Two incongruous versions of Mr. Simpson's persona will be given to the 12-member jury, and Mr. Simpson's fate will ultimately depend on which one it decides is closest to the truth.
One is the street-smart San Francisco ghetto kid who overcame tremendous odds to become a beloved star of football and Hollywood, and who is now wrongly accused of a hideous crime.
The other is a hot-tempered, hard-drinking, foul-mouthed bully who for years humiliated and terrorized the mother of his children, the woman he professed to love and cherish.
Prosecutors are expected to depict Mr. Simpson as maniacally jealous of his former wife to the point of stalking and physically abusing her in fits of rage. They will try to persuade jurors that the slayings of Nicole Brown Simpson and her friend Ronald L. Goldman were almost the logical culmination of increasingly violent and obsessive behavior.
The defense strategy, by contrast, is expected to lean heavily on the absence of a murder weapon with Mr. Simpson's fingerprints on it and, even more tellingly, on the lack of an eyewitness who can link him to the crime scene. The defense will raise questions about the victims' characters, suggesting that the killings may have been drug-related.

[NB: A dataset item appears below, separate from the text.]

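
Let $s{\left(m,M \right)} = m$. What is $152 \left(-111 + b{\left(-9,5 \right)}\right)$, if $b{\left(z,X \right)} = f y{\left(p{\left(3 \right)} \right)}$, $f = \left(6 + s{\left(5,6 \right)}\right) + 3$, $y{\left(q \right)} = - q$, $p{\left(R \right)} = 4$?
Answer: $-25384$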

Prosecutors will have to explain how one man was able to overpower two younger, well-conditioned and physically agile adults without either of them apparently screaming for help. Defense lawyers will argue that it took at least two people to commit the slayings.
A crucial battleground in the case will be the relatively new science of DNA testing, which is used to determine whether blood, semen or tissue came from a victim or suspect. Prosecutors say the results of DNA tests done on samples found at the crime site and at Mr. Simpson's Brentwood estate convincingly identify him as the killer.